If they were indeed given a mandate to reform the earmark practice, they certainly appear to be making great strides to nowhere.

Then there is "Dollar Bill" Jefferson.
Rep. William J. Jefferson (D-La.) was indicted Monday on charges that he used his congressional office to enrich himself and his family through a pervasive pattern of fraud, bribery and corruption that spanned five years and two continents.

The charges — the first against a Democratic member of Congress in the wake of the Justice Department's recent crackdown on public corruption — follow a two year-investigation that gained public notoriety when FBI agents raided Jefferson's home and found $90,000 in cash stuffed in his freezer.

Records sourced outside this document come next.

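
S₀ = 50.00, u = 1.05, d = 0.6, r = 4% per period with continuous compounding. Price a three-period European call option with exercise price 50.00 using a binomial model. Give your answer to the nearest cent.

Risk-neutral probability p = (e^0.04 − 0.6)/(1.05 − 0.6) = 0.4408/0.4500 = 0.9796
Terminal stock prices: S_uuu = 57.88, S_uud = 33.07, S_udd = 18.9, S_ddd = 10.8
Terminal payoffs (S − K): max(7.881, 0) = 7.881, max(-16.93, 0) = 0, max(-31.1, 0) = 0, max(-39.2, 0) = 0
Node uu (S = 55.12): V_uu = e^(−0.04)·[0.9796·7.8813 + 0.0204·0.0000] = 7.4176
Node ud (S = 31.5): V_ud = e^(−0.04)·[0.9796·0.0000 + 0.0204·0.0000] = 0.0000
Node dd (S = 18): V_dd = e^(−0.04)·[0.9796·0.0000 + 0.0204·0.0000] = 0.0000
Node u (S = 52.5): V_u = e^(−0.04)·[0.9796·7.4176 + 0.0204·0.0000] = 6.9812
Node d (S = 30): V_d = e^(−0.04)·[0.9796·0.0000 + 0.0204·0.0000] = 0.0000
Node 0 (S = 50): V_0 = e^(−0.04)·[0.9796·6.9812 + 0.0204·0.0000] = 6.5705

6.57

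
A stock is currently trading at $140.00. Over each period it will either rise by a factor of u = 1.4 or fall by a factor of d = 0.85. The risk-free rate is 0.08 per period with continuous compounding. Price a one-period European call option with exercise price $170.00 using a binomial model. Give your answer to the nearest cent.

Risk-neutral probability p = (e^0.08 − 0.85)/(1.4 − 0.85) = 0.2333/0.5500 = 0.4242
Terminal stock prices: S_u = 196, S_d = 119
Terminal payoffs (S − K): max(26, 0) = 26, max(-51, 0) = 0
Node 0 (S = 140): V_0 = e^(−0.08)·[0.4242·26.0000 + 0.5758·0.0000] = 10.1802

$10.18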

In an unusually sweeping 94-page indictment handed up by a federal grand jury in Alexandria, Va., Jefferson is charged with soliciting millions in fees and company stock in exchange for using his office to promote wide-ranging business interests in West Africa, including a telecommunications start-up, an oil exploration company and a waste-recycling firm.
Wonder if he's still up for that seat on the Homeland Security committee? I'm guessing that the fact that the indictment was 94 pages long, that they may have a lot of various things to take him to trial on. I'm thinking this will be interesting and that the politics of this mess will be quite telling.